Beyond the truth of these words in terms of childhood development and encouraging personal self-worth, I think there is rich theological insight to be explored here. Much like paying attention on the farm means forgoing preconceptions, assumptions and prognoses, so too must we meet the mystery of the other with a welcoming space and silence. Truly paying attention to another is perhaps the most deeply life affirming power we have. By it we acknowledge the individuality of the other, their inherent value as subject, neither object nor means of some personal end. But our language about attention – that it is something one pays the other – doesn’t convey what I am discovering to be its fundamentally reciprocal action. When we make ourselves attentive we create room not only for the other to be present as they truly are but also to receive in ourselves the gift of their presence. As I have experienced first hand with the students at the NRC, “paying attention” is actually as much about receiving as giving. Anything I might give to these kids in the form of my attention is returned to me many times over in unabashed affection, laughter, creative energy, hope, and broadened perspective.

To pay attention is to enter a sacred and mutually transformative reciprocity of relating. In being attentive to the other, we turn outward from ourselves to acknowledge the other and invite them in, affirming their otherness while simultaneously welcoming their experience into ours. This deep form of sharing begins to approach perichoresis – a word theologians use to describe the interrelating or communion of the Holy Trinity.
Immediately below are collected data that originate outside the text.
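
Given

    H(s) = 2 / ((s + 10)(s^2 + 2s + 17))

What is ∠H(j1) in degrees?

At s = j1: numerator = 2, denominator = 158 + j36.
∠H = ∠num − ∠den = 0° − (12.836°) = -12.84°.

∠H(j1) ≈ -12.84°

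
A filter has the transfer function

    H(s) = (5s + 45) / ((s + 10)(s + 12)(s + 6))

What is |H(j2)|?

Substitute s = j2: numerator = 45 + j10, denominator = 608 + j496.
|H(j2)| = |45 + j10| / |608 + j496| = 46.098 / 784.65 ≈ 0.05875.

|H(j2)| ≈ 0.05875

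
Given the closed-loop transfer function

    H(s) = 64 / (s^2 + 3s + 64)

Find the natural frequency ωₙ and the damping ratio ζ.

Compare the denominator to the standard form s^2 + 2ζωₙs + ωₙ².
ωₙ² = 64, so ωₙ = 8 rad/s.
2ζωₙ = 3, so ζ = 3/(2·8) = 0.1875.
With ζ = 0.1875 the response is underdamped.

ωₙ = 8 rad/s, ζ = 0.1875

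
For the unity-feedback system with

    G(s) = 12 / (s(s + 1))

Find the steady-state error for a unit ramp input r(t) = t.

G(s) has one pole at the origin.
This is a Type 1 system. Kv = lim_{s→0} s·G(s) = 12/1.
e_ss = 1/Kv = 1/(12) = 1/12 ≈ 0.08333.

e_ss = 0.08333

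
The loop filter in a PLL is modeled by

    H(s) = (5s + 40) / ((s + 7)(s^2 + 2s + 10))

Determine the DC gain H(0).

Set s = 0: H(0) = (40) / (70) = 4/7.

H(0) = 4/7 ≈ 0.5714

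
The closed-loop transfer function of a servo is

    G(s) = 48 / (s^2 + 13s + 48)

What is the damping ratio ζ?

ζ ≈ 0.9382

Compare the denominator to the standard form s^2 + 2ζωₙs + ωₙ².
ωₙ² = 48, so ωₙ = √48 ≈ 6.928 rad/s.
2ζωₙ = 13, so ζ = 13/(2·√48) ≈ 0.9382.
With ζ = 0.9382 the response is underdamped.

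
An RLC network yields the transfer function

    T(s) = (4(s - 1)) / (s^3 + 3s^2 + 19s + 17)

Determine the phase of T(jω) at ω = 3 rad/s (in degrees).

∠T(j3) ≈ 0°

At s = j3: numerator = -4 + j12, denominator = -10 + j30.
∠T = ∠num − ∠den = 108.43° − (108.43°) = 0°.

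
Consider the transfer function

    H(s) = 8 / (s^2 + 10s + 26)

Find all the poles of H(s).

s = -5 ± j

The poles are the roots of the denominator s^2 + 10s + 26 = 0.
Using the quadratic formula: s = (-10 ± √(-4))/2 = -5 ± 1j.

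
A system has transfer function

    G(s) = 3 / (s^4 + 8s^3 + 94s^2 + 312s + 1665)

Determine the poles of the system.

s = -1 + 6j, -1 - 6j, -3 + 6j, -3 - 6j

The poles are the roots of the denominator s^4 + 8s^3 + 94s^2 + 312s + 1665 = 0.
No real roots exist; factor into two real quadratics: (s^2 + 2s + 37)(s^2 + 6s + 45) = 0.
Each quadratic gives a conjugate pair via the quadratic formula.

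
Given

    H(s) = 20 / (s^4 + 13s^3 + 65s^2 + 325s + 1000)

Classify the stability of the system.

The denominator s^4 + 13s^3 + 65s^2 + 325s + 1000 factors as (s^2 + 25)(s + 8)(s + 5), giving poles at s = 5j, -5j, -8, -5.
Since the simple pole(s) at s = 5j, -5j lie on the jω-axis with none in the right half-plane, the system is marginally stable.

marginally stable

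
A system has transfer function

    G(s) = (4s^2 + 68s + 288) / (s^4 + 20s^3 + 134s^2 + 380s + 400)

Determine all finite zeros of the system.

Set the numerator to zero: 4s^2 + 68s + 288 = 0, i.e. 4·(s^2 + 17s + 72) = 0.
Factoring: (s + 8)(s + 9) = 0.

s = -8, -9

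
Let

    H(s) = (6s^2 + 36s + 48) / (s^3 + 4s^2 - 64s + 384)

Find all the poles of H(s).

The poles are the roots of the denominator s^3 + 4s^2 - 64s + 384 = 0.
Trying s = -12: the polynomial evaluates to 0, so (s + 12) is a factor.
Dividing out leaves s^2 - 8s + 32 = 0.
The quadratic formula then gives s = 4 ± 4j.

s = 4 + 4j, 4 - 4j, -12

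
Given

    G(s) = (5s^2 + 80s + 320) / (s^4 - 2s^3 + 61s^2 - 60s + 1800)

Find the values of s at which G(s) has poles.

The poles are the roots of the denominator s^4 - 2s^3 + 61s^2 - 60s + 1800 = 0.
No real roots exist; factor into two real quadratics: (s^2 - 6s + 45)(s^2 + 4s + 40) = 0.
Each quadratic gives a conjugate pair via the quadratic formula.

s = 3 + 6j, 3 - 6j, -2 + 6j, -2 - 6j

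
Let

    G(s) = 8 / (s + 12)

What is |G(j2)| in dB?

|G(j2)|_dB ≈ -3.64 dB

Substitute s = j2: numerator = 8, denominator = 12 + j2.
|G(j2)| = |8| / |12 + j2| = 8 / 12.166 ≈ 0.6576.
In decibels: 20·log₁₀(0.6576) ≈ -3.64 dB.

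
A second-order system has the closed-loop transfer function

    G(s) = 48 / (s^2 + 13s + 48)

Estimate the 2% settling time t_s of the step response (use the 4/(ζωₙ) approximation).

Comparing s^2 + 13s + 48 to s^2 + 2ζωₙs + ωₙ²: ωₙ = √48 ≈ 6.928 rad/s and ζ = 13/(2·√48) ≈ 0.9382.
ζωₙ = 13/2 = 6.5, so t_s ≈ 4/(ζωₙ) = 4/6.5 ≈ 0.6154 s.

t_s ≈ 0.6154 s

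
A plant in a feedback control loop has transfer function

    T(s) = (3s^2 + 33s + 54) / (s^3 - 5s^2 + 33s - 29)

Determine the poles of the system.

The poles are the roots of the denominator s^3 - 5s^2 + 33s - 29 = 0.
Trying s = 1: the polynomial evaluates to 0, so (s - 1) is a factor.
Dividing out leaves s^2 - 4s + 29 = 0.
The quadratic formula then gives s = 2 ± 5j.

s = 2 + 5j, 2 - 5j, 1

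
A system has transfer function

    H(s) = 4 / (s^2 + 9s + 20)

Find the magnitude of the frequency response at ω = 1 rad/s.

|H(j1)| ≈ 0.1903

Substitute s = j1: numerator = 4, denominator = 19 + j9.
|H(j1)| = |4| / |19 + j9| = 4 / 21.024 ≈ 0.1903.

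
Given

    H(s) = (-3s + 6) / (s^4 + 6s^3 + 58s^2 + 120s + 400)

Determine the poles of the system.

The poles are the roots of the denominator s^4 + 6s^3 + 58s^2 + 120s + 400 = 0.
No real roots exist; factor into two real quadratics: (s^2 + 2s + 10)(s^2 + 4s + 40) = 0.
Each quadratic gives a conjugate pair via the quadratic formula.

s = -1 ± 3j, -2 ± 6j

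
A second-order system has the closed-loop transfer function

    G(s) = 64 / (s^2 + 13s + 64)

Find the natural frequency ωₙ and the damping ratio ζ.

Compare the denominator to the standard form s^2 + 2ζωₙs + ωₙ².
ωₙ² = 64, so ωₙ = 8 rad/s.
2ζωₙ = 13, so ζ = 13/(2·8) = 0.8125.

ωₙ = 8 rad/s, ζ = 0.8125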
Wirzba characterizes perichoresis as ”mutual abiding,” describing it as “the one ‘making room’ in itself or the other” (9, Food and Faith), while Leonardo Boff defines it as “mutual presence” (24, Cry of the Earth, Cry of the Poor). Thus, paying attention becomes an experience of utmost theological significance inasmuch as it draws us toward the very heart of Trinitarian communion. Wirzba writes, “In its deepest and most concentrated forms, attention becomes a form of prayer, a practice in which the truth and integrity of the world and the grace of God can shine” (55).

True attention – to our work, to the natural world, to the people around us, to the mystery that surrounds, penetrates and saturates each of our lives – is true prayer. But how can we achieve such perfection of attention? I can attest (and did, in my first paragraph) to the great challenge of such a discipline. But I think it is helpful to remember that paying attention is a practice, which means it must be practiced. And constantly. It is not just in “sacred pauses” that I am called to be attentive – although this is an undoubtedly valuable discipline. Rather, every moment is an invitation to presence: “A time to embrace mystery as my native land. And silence as my native tongue.” As in so many previous blog posts I find myself rediscovering the truth that the spiritual life draws us not away from the world but more deeply into it.  Attention can indeed be cultivated among the crops and amidst vegetable-vending middle-schooler mayhem, and practiced everywhere in between. In this way our very living can be transformed into prayer,  “in which the truth and integrity of the world and the grace of God can shine” (55).